Palmas, pessoal, palmas!


Crónicas de Fajã 3

Acordo com o quarto anormalmente frio, até para um final de dezembro na ilha. São 6h00 da manhã. Abro a janela, o povoado ainda adormece no meio à penumbra e ao silêncio. Depois da festa de ontem, a ressaca de hoje. É domingo. Ergue-se o contorno do monte de Péd Rétim por detrás do coqueiro de Nhá Júlia d’Ana. Volto a enfiar-me na cama, debaixo da pesada colcha que mamãe deixou-me na cabeceira.

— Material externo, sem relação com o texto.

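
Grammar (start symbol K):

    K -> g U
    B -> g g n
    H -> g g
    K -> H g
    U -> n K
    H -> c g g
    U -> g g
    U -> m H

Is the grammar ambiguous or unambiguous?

Ambiguous

Witness: g g g

Derivation 1: K ⇒ g U ⇒ g g g
Derivation 2: K ⇒ H g ⇒ g g g

Two distinct leftmost derivations for the same string.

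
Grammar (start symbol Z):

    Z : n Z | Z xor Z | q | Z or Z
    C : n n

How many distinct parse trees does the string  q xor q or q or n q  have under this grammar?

5

Parse trees for q xor q or q or n q:
  [Z [Z q] xor [Z [Z q] or [Z [Z q] or [Z n [Z q]]]]]
  [Z [Z q] xor [Z [Z [Z q] or [Z q]] or [Z n [Z q]]]]
  [Z [Z [Z q] xor [Z q]] or [Z [Z q] or [Z n [Z q]]]]
  [Z [Z [Z q] xor [Z [Z q] or [Z q]]] or [Z n [Z q]]]
  [Z [Z [Z [Z q] xor [Z q]] or [Z q]] or [Z n [Z q]]]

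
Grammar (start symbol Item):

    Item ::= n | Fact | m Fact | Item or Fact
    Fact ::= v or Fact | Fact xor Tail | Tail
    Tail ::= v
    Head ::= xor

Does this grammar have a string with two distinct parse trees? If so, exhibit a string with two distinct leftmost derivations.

Witness: v or v

Derivation 1: Item ⇒ Fact ⇒ v or Fact ⇒ v or Tail ⇒ v or v
Derivation 2: Item ⇒ Item or Fact ⇒ Fact or Fact ⇒ Tail or Fact ⇒ v or Fact ⇒ v or Tail ⇒ v or v

Two distinct leftmost derivations for the same string.

Ambiguous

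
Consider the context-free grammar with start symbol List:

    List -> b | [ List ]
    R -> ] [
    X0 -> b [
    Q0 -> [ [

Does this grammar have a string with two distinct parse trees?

Unambiguous

(R, X0, Q0 are unreachable from List, so their rules don't affect L(List).) Each string is a nest of matched brackets around a single atom. An opening bracket forces the recursive rule; an atom forces the base rule.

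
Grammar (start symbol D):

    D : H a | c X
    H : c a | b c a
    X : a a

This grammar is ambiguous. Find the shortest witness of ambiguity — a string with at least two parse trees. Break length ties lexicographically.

length 3: c a a has 2 parse trees

Two derivations of c a a:
  D ⇒ H a ⇒ c a a
  D ⇒ c X ⇒ c a a

c a a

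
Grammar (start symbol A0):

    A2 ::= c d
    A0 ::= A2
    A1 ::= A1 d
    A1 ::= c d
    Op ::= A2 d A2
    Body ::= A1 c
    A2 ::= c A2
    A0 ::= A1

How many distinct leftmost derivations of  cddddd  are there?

Parse trees for cddddd:
  [A0 [A1 [A1 [A1 [A1 [A1 c d] d] d] d] d]]

1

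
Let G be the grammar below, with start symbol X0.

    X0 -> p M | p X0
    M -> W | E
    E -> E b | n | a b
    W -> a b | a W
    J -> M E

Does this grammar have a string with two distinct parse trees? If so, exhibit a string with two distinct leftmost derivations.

Witness: p a b

Derivation 1: X0 ⇒ p M ⇒ p W ⇒ p a b
Derivation 2: X0 ⇒ p M ⇒ p E ⇒ p a b

Two distinct leftmost derivations for the same string.

Ambiguous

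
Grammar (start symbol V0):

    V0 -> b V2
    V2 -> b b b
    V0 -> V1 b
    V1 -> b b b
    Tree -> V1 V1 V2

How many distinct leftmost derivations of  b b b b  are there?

2

Parse trees for b b b b:
  [V0 b [V2 b b b]]
  [V0 [V1 b b b] b]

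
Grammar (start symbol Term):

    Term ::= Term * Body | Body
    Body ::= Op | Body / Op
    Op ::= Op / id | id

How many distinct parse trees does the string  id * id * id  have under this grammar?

Parse trees for id * id * id:
  [Term [Term [Term [Body [Op id]]] * [Body [Op id]]] * [Body [Op id]]]

1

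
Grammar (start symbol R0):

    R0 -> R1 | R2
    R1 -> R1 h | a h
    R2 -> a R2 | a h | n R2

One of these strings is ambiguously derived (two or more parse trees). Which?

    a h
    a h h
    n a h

a h

a h: 2 trees
a h h: 1 tree
n a h: 1 tree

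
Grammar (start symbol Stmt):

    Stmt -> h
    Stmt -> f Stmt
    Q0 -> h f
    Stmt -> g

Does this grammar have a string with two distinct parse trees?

Unambiguous

(Q0 is unreachable from Stmt, so its rules don't affect L(Stmt).) Restricted to the reachable nonterminals, every rule has the form A → t or A → t B, and no two rules for the same A share a first terminal. The grammar encodes a DFA — one run per string.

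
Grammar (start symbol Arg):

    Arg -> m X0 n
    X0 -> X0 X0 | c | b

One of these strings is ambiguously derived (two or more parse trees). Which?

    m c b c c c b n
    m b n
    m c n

m c b c c c b n: 42 trees
m b n: 1 tree
m c n: 1 tree

m c b c c c b n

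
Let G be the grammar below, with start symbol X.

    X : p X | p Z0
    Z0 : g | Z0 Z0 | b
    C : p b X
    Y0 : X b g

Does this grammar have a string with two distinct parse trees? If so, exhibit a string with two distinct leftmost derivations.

Witness: p b b b

Derivation 1: X ⇒ p Z0 ⇒ p Z0 Z0 ⇒ p Z0 Z0 Z0 ⇒ p b Z0 Z0 ⇒ p b b Z0 ⇒ p b b b
Derivation 2: X ⇒ p Z0 ⇒ p Z0 Z0 ⇒ p b Z0 ⇒ p b Z0 Z0 ⇒ p b b Z0 ⇒ p b b b

Two distinct leftmost derivations for the same string.

Ambiguous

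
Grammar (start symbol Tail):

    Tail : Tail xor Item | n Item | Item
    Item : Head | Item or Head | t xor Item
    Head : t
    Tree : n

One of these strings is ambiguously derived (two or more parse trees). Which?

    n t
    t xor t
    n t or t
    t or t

n t: 1 tree
t xor t: 2 trees
n t or t: 1 tree
t or t: 1 tree

t xor t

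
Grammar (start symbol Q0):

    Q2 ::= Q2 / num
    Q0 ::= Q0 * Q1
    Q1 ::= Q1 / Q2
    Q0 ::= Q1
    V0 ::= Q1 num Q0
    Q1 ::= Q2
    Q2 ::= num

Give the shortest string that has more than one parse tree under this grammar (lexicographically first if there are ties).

length 1: no string has ≥2 trees
length 3: num / num has 2 parse trees

Two derivations of num / num:
  Q0 ⇒ Q1 ⇒ Q1 / Q2 ⇒ Q2 / Q2 ⇒ num / Q2 ⇒ num / num
  Q0 ⇒ Q1 ⇒ Q2 ⇒ Q2 / num ⇒ num / num

num / num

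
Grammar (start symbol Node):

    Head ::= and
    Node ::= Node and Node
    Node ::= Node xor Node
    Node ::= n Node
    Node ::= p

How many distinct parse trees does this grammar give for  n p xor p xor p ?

5

Parse trees for n p xor p xor p:
  [Node [Node n [Node p]] xor [Node [Node p] xor [Node p]]]
  [Node [Node [Node n [Node p]] xor [Node p]] xor [Node p]]
  [Node [Node n [Node [Node p] xor [Node p]]] xor [Node p]]
  [Node n [Node [Node p] xor [Node [Node p] xor [Node p]]]]
  [Node n [Node [Node [Node p] xor [Node p]] xor [Node p]]]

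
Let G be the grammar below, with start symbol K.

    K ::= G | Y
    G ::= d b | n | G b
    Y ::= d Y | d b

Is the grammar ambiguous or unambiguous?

Ambiguous

Witness: d b

Derivation 1: K ⇒ G ⇒ d b
Derivation 2: K ⇒ Y ⇒ d b

Two distinct leftmost derivations for the same string.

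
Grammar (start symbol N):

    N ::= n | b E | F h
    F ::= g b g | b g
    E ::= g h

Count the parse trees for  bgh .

2

Parse trees for bgh:
  [N b [E g h]]
  [N [F b g] h]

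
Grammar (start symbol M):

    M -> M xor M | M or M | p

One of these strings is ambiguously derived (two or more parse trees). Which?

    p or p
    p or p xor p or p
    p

p or p xor p or p

p or p: 1 tree
p or p xor p or p: 5 trees
p: 1 tree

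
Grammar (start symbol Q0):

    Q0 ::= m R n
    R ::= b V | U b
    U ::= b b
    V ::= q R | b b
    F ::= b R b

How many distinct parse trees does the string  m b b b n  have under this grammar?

2

Parse trees for m b b b n:
  [Q0 m [R b [V b b]] n]
  [Q0 m [R [U b b] b] n]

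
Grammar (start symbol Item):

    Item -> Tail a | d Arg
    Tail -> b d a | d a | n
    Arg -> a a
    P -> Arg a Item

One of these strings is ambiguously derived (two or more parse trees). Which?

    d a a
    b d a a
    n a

d a a

d a a: 2 trees
b d a a: 1 tree
n a: 1 tree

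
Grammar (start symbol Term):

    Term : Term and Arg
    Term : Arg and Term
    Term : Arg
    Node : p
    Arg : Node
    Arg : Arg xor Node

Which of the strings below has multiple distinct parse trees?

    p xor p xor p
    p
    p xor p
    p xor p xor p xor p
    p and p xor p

p and p xor p

p xor p xor p: 1 tree
p: 1 tree
p xor p: 1 tree
p xor p xor p xor p: 1 tree
p and p xor p: 2 trees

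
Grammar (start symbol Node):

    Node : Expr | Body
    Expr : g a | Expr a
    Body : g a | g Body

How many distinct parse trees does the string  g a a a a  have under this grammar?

Parse trees for g a a a a:
  [Node [Expr [Expr [Expr [Expr g a] a] a] a]]

1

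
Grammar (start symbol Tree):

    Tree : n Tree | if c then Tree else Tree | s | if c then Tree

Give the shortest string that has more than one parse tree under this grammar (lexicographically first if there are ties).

length 1: no string has ≥2 trees
length 2: no string has ≥2 trees
length 3: no string has ≥2 trees
length 4: no string has ≥2 trees
length 5: no string has ≥2 trees
length 6: no string has ≥2 trees
length 7: no string has ≥2 trees
length 8: no string has ≥2 trees
length 9: if c then if c then s else s has 2 parse trees

Two derivations of if c then if c then s else s:
  Tree ⇒ if c then Tree else Tree ⇒ if c then if c then Tree else Tree ⇒ if c then if c then s else Tree ⇒ if c then if c then s else s
  Tree ⇒ if c then Tree ⇒ if c then if c then Tree else Tree ⇒ if c then if c then s else Tree ⇒ if c then if c then s else s

if c then if c then s else s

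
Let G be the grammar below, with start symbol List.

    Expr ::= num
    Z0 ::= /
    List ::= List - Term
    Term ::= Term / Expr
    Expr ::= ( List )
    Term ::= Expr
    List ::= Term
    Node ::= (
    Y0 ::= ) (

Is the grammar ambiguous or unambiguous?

Unambiguous

(Z0, Node, Y0 are unreachable from List, so their rules don't affect L(List).) The grammar is stratified — List handles '-' (left-recursive), Term handles '/', Expr atoms. Each operator has a fixed associativity and precedence level, so every string has one parse.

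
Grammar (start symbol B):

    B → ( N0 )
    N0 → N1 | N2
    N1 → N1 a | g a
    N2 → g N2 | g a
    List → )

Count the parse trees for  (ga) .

2

Parse trees for (ga):
  [B ( [N0 [N1 g a]] )]
  [B ( [N0 [N2 g a]] )]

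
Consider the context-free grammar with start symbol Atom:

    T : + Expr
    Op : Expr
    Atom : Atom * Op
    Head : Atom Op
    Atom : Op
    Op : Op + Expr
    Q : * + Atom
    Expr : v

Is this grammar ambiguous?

Only Atom, Op, Expr are reachable from Atom; ignoring the rest: The grammar is stratified — Atom handles '*' (left-recursive), Op handles '+', Expr atoms. Each operator has a fixed associativity and precedence level, so every string has one parse.

Unambiguous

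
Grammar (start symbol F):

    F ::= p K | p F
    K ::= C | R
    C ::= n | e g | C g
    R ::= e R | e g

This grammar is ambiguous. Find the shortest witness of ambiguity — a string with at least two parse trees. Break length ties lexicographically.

p e g

length 2: no string has ≥2 trees
length 3: p e g has 2 parse trees

Two derivations of p e g:
  F ⇒ p K ⇒ p C ⇒ p e g
  F ⇒ p K ⇒ p R ⇒ p e g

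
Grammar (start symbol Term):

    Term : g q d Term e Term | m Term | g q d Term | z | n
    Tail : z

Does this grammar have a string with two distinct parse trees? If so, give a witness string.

Ambiguous

Witness: g q d g q d n e n

Derivation 1: Term ⇒ g q d Term e Term ⇒ g q d g q d Term e Term ⇒ g q d g q d n e Term ⇒ g q d g q d n e n
Derivation 2: Term ⇒ g q d Term ⇒ g q d g q d Term e Term ⇒ g q d g q d n e Term ⇒ g q d g q d n e n

Two distinct leftmost derivations for the same string.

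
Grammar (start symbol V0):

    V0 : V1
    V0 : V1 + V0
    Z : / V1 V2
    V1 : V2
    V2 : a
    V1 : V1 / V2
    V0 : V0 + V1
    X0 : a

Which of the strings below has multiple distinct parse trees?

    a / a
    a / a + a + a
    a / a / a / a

a / a: 1 tree
a / a + a + a: 4 trees
a / a / a / a: 1 tree

a / a + a + a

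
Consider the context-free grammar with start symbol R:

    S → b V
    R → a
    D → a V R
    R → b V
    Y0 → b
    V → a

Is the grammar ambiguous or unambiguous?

(S, D, Y0 are unreachable from R, so their rules don't affect L(R).) The reachable rules are right-linear with at most one rule per (nonterminal, next-terminal) pair. Each input token forces the next rule, so parsing is deterministic.

Unambiguous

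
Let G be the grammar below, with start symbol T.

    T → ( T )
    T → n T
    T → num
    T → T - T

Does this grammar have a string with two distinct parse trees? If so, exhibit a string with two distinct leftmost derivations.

Ambiguous

Witness: n num - num

Derivation 1: T ⇒ n T ⇒ n T - T ⇒ n num - T ⇒ n num - num
Derivation 2: T ⇒ T - T ⇒ n T - T ⇒ n num - T ⇒ n num - num

Two distinct leftmost derivations for the same string.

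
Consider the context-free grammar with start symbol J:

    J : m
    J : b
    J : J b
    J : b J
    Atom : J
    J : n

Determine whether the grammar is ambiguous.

Ambiguous

Witness: b b

Derivation 1: J ⇒ J b ⇒ b b
Derivation 2: J ⇒ b J ⇒ b b

Two distinct leftmost derivations for the same string.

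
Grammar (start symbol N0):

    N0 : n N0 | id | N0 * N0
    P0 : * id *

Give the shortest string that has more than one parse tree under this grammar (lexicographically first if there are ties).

n id * id

length 1: no string has ≥2 trees
length 2: no string has ≥2 trees
length 3: no string has ≥2 trees
length 4: n id * id has 2 parse trees

Two derivations of n id * id:
  N0 ⇒ n N0 ⇒ n N0 * N0 ⇒ n id * N0 ⇒ n id * id
  N0 ⇒ N0 * N0 ⇒ n N0 * N0 ⇒ n id * N0 ⇒ n id * id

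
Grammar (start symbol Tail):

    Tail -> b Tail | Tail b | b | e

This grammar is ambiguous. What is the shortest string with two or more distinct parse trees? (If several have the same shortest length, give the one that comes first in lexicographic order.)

length 1: no string has ≥2 trees
length 2: b b has 2 parse trees

Two derivations of b b:
  Tail ⇒ b Tail ⇒ b b
  Tail ⇒ Tail b ⇒ b b

b b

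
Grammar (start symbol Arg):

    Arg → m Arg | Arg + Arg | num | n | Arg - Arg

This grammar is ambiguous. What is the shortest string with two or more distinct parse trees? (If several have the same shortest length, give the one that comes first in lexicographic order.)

m n + n

length 1: no string has ≥2 trees
length 2: no string has ≥2 trees
length 3: no string has ≥2 trees
length 4: m n + n has 2 parse trees

Two derivations of m n + n:
  Arg ⇒ m Arg ⇒ m Arg + Arg ⇒ m n + Arg ⇒ m n + n
  Arg ⇒ Arg + Arg ⇒ m Arg + Arg ⇒ m n + Arg ⇒ m n + n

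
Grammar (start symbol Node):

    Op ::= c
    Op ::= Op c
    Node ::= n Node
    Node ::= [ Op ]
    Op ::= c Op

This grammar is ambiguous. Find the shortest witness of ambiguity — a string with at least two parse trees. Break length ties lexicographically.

[ c c ]

length 3: no string has ≥2 trees
length 4: [ c c ] has 2 parse trees

Two derivations of [ c c ]:
  Node ⇒ [ Op ] ⇒ [ Op c ] ⇒ [ c c ]
  Node ⇒ [ Op ] ⇒ [ c Op ] ⇒ [ c c ]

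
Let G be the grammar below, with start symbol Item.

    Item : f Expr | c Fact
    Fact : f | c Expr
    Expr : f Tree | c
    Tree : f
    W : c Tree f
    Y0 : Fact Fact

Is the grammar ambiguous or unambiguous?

(W, Y0 are unreachable from Item, so their rules don't affect L(Item).) The reachable rules are right-linear with at most one rule per (nonterminal, next-terminal) pair. Each input token forces the next rule, so parsing is deterministic.

Unambiguous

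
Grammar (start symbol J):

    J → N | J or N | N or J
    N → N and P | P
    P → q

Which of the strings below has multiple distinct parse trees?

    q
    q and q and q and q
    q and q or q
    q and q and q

q: 1 tree
q and q and q and q: 1 tree
q and q or q: 2 trees
q and q and q: 1 tree

q and q or q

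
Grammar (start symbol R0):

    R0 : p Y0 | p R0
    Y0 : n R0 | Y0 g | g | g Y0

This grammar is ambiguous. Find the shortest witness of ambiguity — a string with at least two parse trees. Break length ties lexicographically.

length 2: no string has ≥2 trees
length 3: p g g has 2 parse trees

Two derivations of p g g:
  R0 ⇒ p Y0 ⇒ p Y0 g ⇒ p g g
  R0 ⇒ p Y0 ⇒ p g Y0 ⇒ p g g

p g g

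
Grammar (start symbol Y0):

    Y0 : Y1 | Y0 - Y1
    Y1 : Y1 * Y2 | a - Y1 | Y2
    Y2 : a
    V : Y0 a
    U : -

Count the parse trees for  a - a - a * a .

Parse trees for a - a - a * a:
  [Y0 [Y1 [Y1 a - [Y1 a - [Y1 [Y2 a]]]] * [Y2 a]]]
  [Y0 [Y1 a - [Y1 [Y1 a - [Y1 [Y2 a]]] * [Y2 a]]]]
  [Y0 [Y1 a - [Y1 a - [Y1 [Y1 [Y2 a]] * [Y2 a]]]]]
  [Y0 [Y0 [Y1 [Y2 a]]] - [Y1 [Y1 a - [Y1 [Y2 a]]] * [Y2 a]]]
  [Y0 [Y0 [Y1 [Y2 a]]] - [Y1 a - [Y1 [Y1 [Y2 a]] * [Y2 a]]]]
  [Y0 [Y0 [Y1 a - [Y1 [Y2 a]]]] - [Y1 [Y1 [Y2 a]] * [Y2 a]]]
  [Y0 [Y0 [Y0 [Y1 [Y2 a]]] - [Y1 [Y2 a]]] - [Y1 [Y1 [Y2 a]] * [Y2 a]]]

7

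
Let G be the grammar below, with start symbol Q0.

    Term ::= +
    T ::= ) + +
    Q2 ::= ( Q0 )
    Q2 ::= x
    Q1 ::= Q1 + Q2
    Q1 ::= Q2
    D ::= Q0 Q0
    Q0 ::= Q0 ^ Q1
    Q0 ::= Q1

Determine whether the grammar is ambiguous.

Only Q0, Q1, Q2 are reachable from Q0; ignoring the rest: Q0 → Q0 ^ Q1 | Q1  ;  Q1 → Q1 + Q2 | Q2  — a left-associative chain with Q2 at the bottom. Each string factors uniquely by precedence.

Unambiguous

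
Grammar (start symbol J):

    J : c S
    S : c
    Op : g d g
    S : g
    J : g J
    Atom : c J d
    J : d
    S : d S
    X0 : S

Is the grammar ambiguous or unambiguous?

Unambiguous

Only J, S are reachable from J; ignoring the rest: Restricted to the reachable nonterminals, every rule has the form A → t or A → t B, and no two rules for the same A share a first terminal. The grammar encodes a DFA — one run per string.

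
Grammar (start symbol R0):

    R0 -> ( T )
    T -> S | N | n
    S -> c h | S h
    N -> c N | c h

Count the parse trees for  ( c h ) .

Parse trees for ( c h ):
  [R0 ( [T [S c h]] )]
  [R0 ( [T [N c h]] )]

2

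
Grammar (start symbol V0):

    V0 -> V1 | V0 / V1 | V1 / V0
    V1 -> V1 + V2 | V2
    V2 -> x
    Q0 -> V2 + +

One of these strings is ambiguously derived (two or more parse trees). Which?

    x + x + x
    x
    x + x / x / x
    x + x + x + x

x + x / x / x

x + x + x: 1 tree
x: 1 tree
x + x / x / x: 4 trees
x + x + x + x: 1 tree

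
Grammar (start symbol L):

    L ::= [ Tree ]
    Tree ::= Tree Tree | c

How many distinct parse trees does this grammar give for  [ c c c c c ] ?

14

Parse trees for [ c c c c c ] (showing first 6 of 14):
  [L [ [Tree [Tree c] [Tree [Tree c] [Tree [Tree c] [Tree [Tree c] [Tree c]]]]] ]]
  [L [ [Tree [Tree c] [Tree [Tree c] [Tree [Tree [Tree c] [Tree c]] [Tree c]]]] ]]
  [L [ [Tree [Tree c] [Tree [Tree [Tree c] [Tree c]] [Tree [Tree c] [Tree c]]]] ]]
  [L [ [Tree [Tree c] [Tree [Tree [Tree c] [Tree [Tree c] [Tree c]]] [Tree c]]] ]]
  [L [ [Tree [Tree c] [Tree [Tree [Tree [Tree c] [Tree c]] [Tree c]] [Tree c]]] ]]
  [L [ [Tree [Tree [Tree c] [Tree c]] [Tree [Tree c] [Tree [Tree c] [Tree c]]]] ]]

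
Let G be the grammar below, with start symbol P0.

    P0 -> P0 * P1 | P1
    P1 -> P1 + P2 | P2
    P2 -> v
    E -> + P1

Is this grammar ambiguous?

(E is unreachable from P0, so its rules don't affect L(P0).) This is a standard precedence ladder (P0 over P1 over P2), with each level left-recursive on its own operator ('*' at P0, '+' at P1). That structure is LR(1), hence unambiguous.

Unambiguous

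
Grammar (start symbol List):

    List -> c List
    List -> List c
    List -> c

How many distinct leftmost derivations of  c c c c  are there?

8

Parse trees for c c c c:
  [List c [List c [List c [List c]]]]
  [List c [List c [List [List c] c]]]
  [List c [List [List c [List c]] c]]
  [List c [List [List [List c] c] c]]
  [List [List c [List c [List c]]] c]
  [List [List c [List [List c] c]] c]
  [List [List [List c [List c]] c] c]
  [List [List [List [List c] c] c] c]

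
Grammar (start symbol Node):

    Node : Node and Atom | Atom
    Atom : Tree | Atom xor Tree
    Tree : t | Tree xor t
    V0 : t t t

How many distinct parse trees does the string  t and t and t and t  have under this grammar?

1

Parse trees for t and t and t and t:
  [Node [Node [Node [Node [Atom [Tree t]]] and [Atom [Tree t]]] and [Atom [Tree t]]] and [Atom [Tree t]]]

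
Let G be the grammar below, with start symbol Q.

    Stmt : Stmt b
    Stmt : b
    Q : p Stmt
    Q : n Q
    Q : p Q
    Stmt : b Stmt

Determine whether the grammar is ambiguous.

Ambiguous

Witness: p b b

Derivation 1: Q ⇒ p Stmt ⇒ p Stmt b ⇒ p b b
Derivation 2: Q ⇒ p Stmt ⇒ p b Stmt ⇒ p b b

Two distinct leftmost derivations for the same string.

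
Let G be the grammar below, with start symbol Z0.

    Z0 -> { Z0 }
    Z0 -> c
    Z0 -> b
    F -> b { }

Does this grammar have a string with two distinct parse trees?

Unambiguous

(F is unreachable from Z0, so its rules don't affect L(Z0).) Each string is a nest of matched brackets around a single atom. An opening bracket forces the recursive rule; an atom forces the base rule.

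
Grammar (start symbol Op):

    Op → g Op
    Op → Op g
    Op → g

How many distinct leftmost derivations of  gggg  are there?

8

Parse trees for gggg:
  [Op g [Op g [Op g [Op g]]]]
  [Op g [Op g [Op [Op g] g]]]
  [Op g [Op [Op g [Op g]] g]]
  [Op g [Op [Op [Op g] g] g]]
  [Op [Op g [Op g [Op g]]] g]
  [Op [Op g [Op [Op g] g]] g]
  [Op [Op [Op g [Op g]] g] g]
  [Op [Op [Op [Op g] g] g] g]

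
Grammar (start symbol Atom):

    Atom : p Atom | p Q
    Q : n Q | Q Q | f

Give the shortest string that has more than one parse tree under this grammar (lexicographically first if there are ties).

length 2: no string has ≥2 trees
length 3: no string has ≥2 trees
length 4: p f f f has 2 parse trees

Two derivations of p f f f:
  Atom ⇒ p Q ⇒ p Q Q ⇒ p Q Q Q ⇒ p f Q Q ⇒ p f f Q ⇒ p f f f
  Atom ⇒ p Q ⇒ p Q Q ⇒ p f Q ⇒ p f Q Q ⇒ p f f Q ⇒ p f f f

p f f f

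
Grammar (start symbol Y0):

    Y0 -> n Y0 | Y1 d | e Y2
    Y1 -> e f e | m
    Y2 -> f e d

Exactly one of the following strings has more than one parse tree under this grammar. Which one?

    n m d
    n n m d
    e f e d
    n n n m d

n m d: 1 tree
n n m d: 1 tree
e f e d: 2 trees
n n n m d: 1 tree

e f e d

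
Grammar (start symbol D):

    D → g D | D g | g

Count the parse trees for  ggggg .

Parse trees for ggggg (showing first 6 of 16):
  [D g [D g [D g [D g [D g]]]]]
  [D g [D g [D g [D [D g] g]]]]
  [D g [D g [D [D g [D g]] g]]]
  [D g [D g [D [D [D g] g] g]]]
  [D g [D [D g [D g [D g]]] g]]
  [D g [D [D g [D [D g] g]] g]]

16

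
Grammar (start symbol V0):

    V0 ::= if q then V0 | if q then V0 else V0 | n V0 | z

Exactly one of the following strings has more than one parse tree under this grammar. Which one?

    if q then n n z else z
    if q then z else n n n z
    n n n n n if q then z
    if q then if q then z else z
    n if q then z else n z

if q then if q then z else z

if q then n n z else z: 1 tree
if q then z else n n n z: 1 tree
n n n n n if q then z: 1 tree
if q then if q then z else z: 2 trees
n if q then z else n z: 1 tree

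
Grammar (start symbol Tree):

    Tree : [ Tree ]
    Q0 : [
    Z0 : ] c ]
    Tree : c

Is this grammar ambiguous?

Only Tree is reachable from Tree; ignoring the rest: Each string is a nest of matched brackets around a single atom. An opening bracket forces the recursive rule; an atom forces the base rule.

Unambiguous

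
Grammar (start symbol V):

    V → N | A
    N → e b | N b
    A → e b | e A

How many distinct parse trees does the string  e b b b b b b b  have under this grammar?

1

Parse trees for e b b b b b b b:
  [V [N [N [N [N [N [N [N e b] b] b] b] b] b] b]]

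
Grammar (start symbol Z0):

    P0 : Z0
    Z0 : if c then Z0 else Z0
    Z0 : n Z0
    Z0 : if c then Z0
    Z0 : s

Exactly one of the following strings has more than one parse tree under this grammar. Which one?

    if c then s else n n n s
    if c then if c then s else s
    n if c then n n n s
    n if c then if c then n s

if c then s else n n n s: 1 tree
if c then if c then s else s: 2 trees
n if c then n n n s: 1 tree
n if c then if c then n s: 1 tree

if c then if c then s else s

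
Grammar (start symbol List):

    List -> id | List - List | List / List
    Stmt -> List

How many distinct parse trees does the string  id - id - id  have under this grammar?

2

Parse trees for id - id - id:
  [List [List id] - [List [List id] - [List id]]]
  [List [List [List id] - [List id]] - [List id]]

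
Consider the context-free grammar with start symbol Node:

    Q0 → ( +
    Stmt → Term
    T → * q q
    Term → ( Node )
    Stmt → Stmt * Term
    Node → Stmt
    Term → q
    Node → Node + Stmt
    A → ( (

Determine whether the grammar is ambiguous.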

Tive dificuldades em dormir esta noite. A ansiedade talvez. O poema que me deixou inquieto, provavelmente. A saudade, com certeza. Tive saudades tuas. Várias vezes durante a noite vieste visitar-me ali no silêncio do quarto. Entravas sem bater, sem pedir licença, deseducadamente. Primeiro chegava-me o teu sorriso meigo. A gargalhada pura depois. Os teus olhos de menina vinham espreitar-me mesmo no escurinho cúmplice que nos envolvia. Tive saudades tuas, bruxinha...


Crónicas de Fajã 4


Por mais que tente, não consigo dormir novamente. O relógio mostra agora 6h23mn. Levanto-me, enfio uma camisa qualquer, pego a máquina fotográfica e saio à cata dos meus tesouros. Subo ao terraço primeiro, em busca de imagens do povoado no amanhecer por detrás da objectiva. Sigo depois para a lavada de Borrónque, bebendo a manhã que desponta lentamente. As canas estão floridas. O vale mostra-se numa roupagem espectacular que me extasia. Topo de M´randa exibe-se num outro ângulo. Ao longe, escuto o barulhinho típico de água a descer por algum “entorrnodor”. No bordo da lavada, dou de caras com um FODÊ escrito a giz branco em letras maiúsculas.
Fico ali algum tempo a rir sozinho perante a cena. Imagino um adolescente qualquer à descoberta do pecado enquanto traça as letras no bordo da lavada. A linha ténue entre a curiosidade, um tintinho assim de rebeldia, e o pecado que lhe atrai. Hormonas, naturalmente. E talvez o primeiro amor. Dos muitos que virão de certeza. Espreita de um lado e de outro a ver se vem vindo alguém. Vai-lhe subindo a adrenalina. Primeiro o F. Enorme e em negrito. Depois o O. Dá mais uma outra espreitada, antes de escrever o D. Respira fundo, há certamente um brilho meio sacana nos seus olhos quando termina o E e coloca o acento circunflexo. Curiosamente, no mesmíssimo local onde, há vinte anos atrás roubava o primeiro beijinho à Gracinda de Ti Djô d’Engrácia, lembro-me agora...

1 comentário:

Anónimo disse...

obrigado por lembrares da nossa gente do nosso vale e por fazer dela o espelho da vida .nossa gente !!!